Wir sahen dem bunten Treiben lang zu, bevor wir uns am Strand entlang auf den Rückweg machten.

Am Freitagabend hat hier jeder Strandabschnitt sein ganz eigenes Klientel, zuerst noch die Aktiven, dann ein Abschnitt wo sich allerlei Leute mit Trommeln zum gemeinsamen musizieren treffen, dann die muslimischen Familien beim BBQ mit Blick aufs Meer.

Abendessen fanden wir heute im Puaa. Als Vorspeise ließen wir uns leckeren Labaneh schmecken, danach ein Mousaka und Hackfleisch mit Minze auf Reis mit Nüssen und Joghurt… Sehr genial und wärmstens weiterzuempfehlen.

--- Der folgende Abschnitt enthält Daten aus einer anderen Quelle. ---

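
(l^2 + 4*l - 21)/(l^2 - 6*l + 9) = (l + 7)/(l - 3)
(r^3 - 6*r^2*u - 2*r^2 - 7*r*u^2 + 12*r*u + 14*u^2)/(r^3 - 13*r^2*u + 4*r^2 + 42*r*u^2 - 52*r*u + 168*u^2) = (r^2 + r*u - 2*r - 2*u)/(r^2 - 6*r*u + 4*r - 24*u)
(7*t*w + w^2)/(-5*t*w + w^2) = (-7*t - w)/(5*t - w)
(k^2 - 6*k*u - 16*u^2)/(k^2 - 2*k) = (k^2 - 6*k*u - 16*u^2)/(k*(k - 2))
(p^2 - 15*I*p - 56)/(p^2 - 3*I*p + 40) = (p - 7*I)/(p + 5*I)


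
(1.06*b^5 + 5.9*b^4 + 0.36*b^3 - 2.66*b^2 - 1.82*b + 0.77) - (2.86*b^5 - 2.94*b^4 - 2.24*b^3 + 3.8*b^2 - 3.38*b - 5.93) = -1.8*b^5 + 8.84*b^4 + 2.6*b^3 - 6.46*b^2 + 1.56*b + 6.7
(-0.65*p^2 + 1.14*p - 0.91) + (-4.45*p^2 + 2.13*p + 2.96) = -5.1*p^2 + 3.27*p + 2.05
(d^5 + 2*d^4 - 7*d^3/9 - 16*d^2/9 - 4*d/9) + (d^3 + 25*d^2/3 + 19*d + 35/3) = d^5 + 2*d^4 + 2*d^3/9 + 59*d^2/9 + 167*d/9 + 35/3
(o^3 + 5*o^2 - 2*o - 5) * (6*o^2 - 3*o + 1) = 6*o^5 + 27*o^4 - 26*o^3 - 19*o^2 + 13*o - 5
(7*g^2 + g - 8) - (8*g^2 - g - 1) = -g^2 + 2*g - 7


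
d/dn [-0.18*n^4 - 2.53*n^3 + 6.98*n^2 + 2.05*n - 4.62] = -0.72*n^3 - 7.59*n^2 + 13.96*n + 2.05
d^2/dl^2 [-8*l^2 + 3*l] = -16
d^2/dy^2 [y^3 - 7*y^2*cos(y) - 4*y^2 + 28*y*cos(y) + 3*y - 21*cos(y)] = 7*y^2*cos(y) - 28*sqrt(2)*y*cos(y + pi/4) + 6*y - 56*sin(y) + 7*cos(y) - 8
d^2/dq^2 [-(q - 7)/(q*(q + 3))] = 2*(-q^3 + 21*q^2 + 63*q + 63)/(q^3*(q^3 + 9*q^2 + 27*q + 27))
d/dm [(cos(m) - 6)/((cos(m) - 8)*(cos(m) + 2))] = (cos(m)^2 - 12*cos(m) + 52)*sin(m)/((cos(m) - 8)^2*(cos(m) + 2)^2)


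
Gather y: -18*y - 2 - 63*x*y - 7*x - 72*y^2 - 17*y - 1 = -7*x - 72*y^2 + y*(-63*x - 35) - 3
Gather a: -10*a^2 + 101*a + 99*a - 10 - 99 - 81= -10*a^2 + 200*a - 190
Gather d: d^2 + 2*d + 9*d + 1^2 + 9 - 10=d^2 + 11*d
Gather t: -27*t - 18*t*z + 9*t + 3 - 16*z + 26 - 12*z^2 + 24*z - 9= t*(-18*z - 18) - 12*z^2 + 8*z + 20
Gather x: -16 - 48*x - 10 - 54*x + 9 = -102*x - 17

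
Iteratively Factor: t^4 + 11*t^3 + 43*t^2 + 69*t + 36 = (t + 1)*(t^3 + 10*t^2 + 33*t + 36) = (t + 1)*(t + 3)*(t^2 + 7*t + 12) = (t + 1)*(t + 3)*(t + 4)*(t + 3)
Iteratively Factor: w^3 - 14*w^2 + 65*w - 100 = (w - 4)*(w^2 - 10*w + 25) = (w - 5)*(w - 4)*(w - 5)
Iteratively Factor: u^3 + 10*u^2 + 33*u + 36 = (u + 4)*(u^2 + 6*u + 9) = (u + 3)*(u + 4)*(u + 3)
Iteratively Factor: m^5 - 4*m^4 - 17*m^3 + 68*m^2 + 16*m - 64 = (m - 4)*(m^4 - 17*m^2 + 16) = (m - 4)^2*(m^3 + 4*m^2 - m - 4) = (m - 4)^2*(m - 1)*(m^2 + 5*m + 4) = (m - 4)^2*(m - 1)*(m + 4)*(m + 1)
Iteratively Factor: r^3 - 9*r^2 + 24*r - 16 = (r - 1)*(r^2 - 8*r + 16) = (r - 4)*(r - 1)*(r - 4)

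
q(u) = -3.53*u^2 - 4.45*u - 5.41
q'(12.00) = -89.17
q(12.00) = -567.13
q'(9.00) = -67.99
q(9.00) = -331.39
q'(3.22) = -27.18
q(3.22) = -56.34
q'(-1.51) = 6.21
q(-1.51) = -6.74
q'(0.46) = -7.70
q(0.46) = -8.20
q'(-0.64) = 0.07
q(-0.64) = -4.01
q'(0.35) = -6.92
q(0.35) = -7.40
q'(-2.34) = 12.07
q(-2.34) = -14.33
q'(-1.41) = 5.50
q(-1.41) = -6.15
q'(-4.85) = 29.79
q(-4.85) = -66.86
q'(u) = -7.06*u - 4.45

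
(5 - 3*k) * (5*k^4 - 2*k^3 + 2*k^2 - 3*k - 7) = -15*k^5 + 31*k^4 - 16*k^3 + 19*k^2 + 6*k - 35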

Wenn bei uns die Akkus leerer werden und wir uns nach unserem Apartment sehnen, geht es in dieser Stadt erst richtig los. Mit der Dämmerung stürmen die Leute regelrecht auf die Straßen und man ist von verschiedenen Düften umgeben, die frischgebackenen Falafel und Fleisch welches sich am Spieß dreht, Tabakrauch aus den Shisha-Bars und dazwischen immer ein bisschen Meeresbrise.